Envidio tu felicidad, anciano. ¡Qué cambio en su áspera existencia! Siguiendo prudentes consejos, va a vivir entre placeres y delicias. Quizá los desatienda, porque es difícil cambiar el carácter que se tuvo desde la cuna. Sin embargo, muchos lo consiguieron; consejos ajenos han logrado modificar a veces nuestras costumbres, ¡Cuántas alabanzas no alcanzará por esto, en mi opinión y en la de los sabios, el hijo de Filocleón, tan discreto y cariñoso con su padre! Jamás he visto un joven tan comedido, de tan amables costumbres. Ninguno me ha regocijado como él.

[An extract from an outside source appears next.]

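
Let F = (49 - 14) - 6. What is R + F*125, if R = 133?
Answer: 3758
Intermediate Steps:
F = 29 (F = 35 - 6 = 29)
R + F*125 = 133 + 29*125 = 133 + 3625 = 3758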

En todas las respuestas que daba a su padre resplandecía la razón y el deseo de inspirarle más decorosas aficiones.


JANTIAS.

¡Por Baco! Sin duda algún Dios ha revuelto y embrollado nuestra casa. El viejo, después de haber bebido y haber oído largo rato tocar la flauta, ebrio de placer, repite toda la noche las antiguas danzas que Tespis[216] hacía ejecutar a sus coros. Pretende demostrar, bailando incesantemente, que los trágicos modernos son todos unos lelos sin sustancia.

FILOCLEÓN (Declamando).

¿Quién se sienta a la entrada del vestíbulo?[217]